8 Mayıs’ta Vatikan’da yapılan konklavda, Robert Francis Prevost, Katolik Kilisesi’nin 267. papası olarak seçildi ve Leo XIV adını aldı. Chicago doğumlu bu din adamı, Amerika Birleşik Devletleri’nden çıkan ilk papa olarak tarihe geçti, ancak Peru vatandaşlığı da taşıması, onun nereli olduğu sorusunu karmaşık hale getiriyor. Prevost’un Latin Amerika’daki uzun süreli misyonerlik geçmişi, bazılarınca onun “Amerikalı” kimliğini gölgede bırakıyor; bu durum, küresel Katolik camiasında hem coşku hem de sorgulamalara yol açtı.
Prevost’un İspanyol ve Fransız-İtalyan kökenli ebeveynleri, onun çok kültürlü bir kimliğe sahip olduğunu gösteriyor. Peru’da 30 yıl geçiren ve orada vatandaşlık alan Prevost, Vatikan çevrelerinde “Latin Yankee” lakabıyla anılıyor. Bu çifte aidiyet, ABD’nin küresel hegemonyası nedeniyle bir Amerikalı papadan çekinen bazı kardinallerin, onu daha “küresel” bir figür olarak görmesini sağlamış olabilir. Ancak Prevost’un nereli olduğu, sadece pasaportlardan ibaret değil; onun kimliği, Katolik Kilisesi’nin evrensel misyonu ile ulusal politikaların kesiştiği bir tartışma alanı açıyor. Peki, Prevost’u tanımlayan bu çifte kimlik ne anlama geliyor?
ABD Doğumlu Bir Papa: Chicago’nun İzleri
Robert Prevost, 1955’te Chicago’da doğdu ve çocukluğunu Illinois’in Dolton banliyösünde geçirdi. Villanova Üniversitesi’nde matematik okuyan ve Chicago Katolik Teoloji Birliği’nde eğitim alan Prevost, 1982’de rahip olarak atandı. Ailesinin Katolik inancına bağlılığı, onun erken yaşta kiliseye yönelmesini sağladı. Ancak Prevost’un “Amerikalı” kimliği, bazılarınca fazla baskın bulunuyor; bir Vatikan kaynağı, 9 Mayıs’ta Reuters’a, onun ABD bağlarının “Trump çağında” kilisenin tarafsızlığına gölge düşürebileceğini söyledi. Eleştirel bir bakışla, Prevost’un Chicago kökenleri, kilisenin küresel liderliğinde ABD etkisini artıracağı korkusunu tetikliyor.

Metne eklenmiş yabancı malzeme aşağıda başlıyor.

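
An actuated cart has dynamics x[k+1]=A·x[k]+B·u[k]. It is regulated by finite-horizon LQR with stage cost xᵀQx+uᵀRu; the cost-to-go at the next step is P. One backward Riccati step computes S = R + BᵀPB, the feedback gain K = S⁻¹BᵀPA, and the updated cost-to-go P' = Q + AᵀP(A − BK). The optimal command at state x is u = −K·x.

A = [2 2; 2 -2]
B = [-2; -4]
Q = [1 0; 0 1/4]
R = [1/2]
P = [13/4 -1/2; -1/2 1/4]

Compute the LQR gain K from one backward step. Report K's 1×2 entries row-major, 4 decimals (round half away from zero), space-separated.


-0.9474 -0.9474

BᵀP = [-4.5000 0.0000]
S = R + BᵀPB = [1/2] + [9.0000] = [9.5000]
BᵀPA = [-9.0000 -9.0000]
K = S⁻¹·BᵀPA = [-0.9474 -0.9474]
A−BK = [0.1053 0.1053; -1.7895 -5.7895]
AᵀP(A−BK) = [1.4737 3.4737; 3.4737 9.4737]
P' = Q + AᵀP(A−BK) = [2.4737 3.4737; 3.4737 9.7237]
tr(P') = 12.1974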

Peru Vatandaşlığı: Latin Amerika’nın Etkisi
Prevost, 1985’te Peru’ya misyoner olarak gitti ve 2015’te Peru vatandaşlığı aldı. Trujillo’da 10 yıl rahip ve öğretmen, ardından 2014-2023 arası Chiclayo Piskoposu olarak hizmet verdi. Peru Devlet Başkanı Dina Boluarte, 8 Mayıs’ta onun seçilmesini “Peru için tarihi bir an” diye niteledi. Prevost’un Venezuelalı göçmenlere destek verdiği ve Peru’nun yoksul topluluklarıyla çalıştığı biliniyor. Ancak bu “Latin” kimlik, bazılarınca stratejik bir imaj olarak görülüyor; eleştirmenler, onun Peru vatandaşlığının, ABD’nin küresel imajındaki olumsuzlukları yumuşatmak için öne çıkarıldığını savunuyor. Bu, kilisenin Latin Amerika’daki etkisini sürdürme çabasının bir yansıması mı?
Küresel Kimlik: Evrensel Papa Mı, Bölgesel Figür Mü?
Prevost’un çift vatandaşlığı (ABD ve Peru), Katolik Kilisesi’nin evrensel liderlik iddiasını güçlendiriyor gibi görünse de, bu durum jeopolitik gerilimleri de körüklüyor. New Orleans’taki siyah toplulukla akrabalık bağları olduğu iddiası, tarihçi Jari Honora’nın 9 Mayıs’ta BBC’ye yaptığı açıklamayla gündeme geldi, ancak bu bilgi resmi kaynaklarla teyit edilmedi. Prevost’un beş dil konuşması ve misyoner geçmişi, onu “köprü kurucu” yapıyor; ama bazıları, onun Amerikan kökenlerinin, kilisenin tarafsızlığına zarar verebileceğini düşünüyor. Eleştirel bir açıdan, Prevost’un kimliği, kilisenin küresel mesajını mı yansıtıyor, yoksa ABD ve Latin Amerika arasındaki güç dengelerini mi dengeliyor?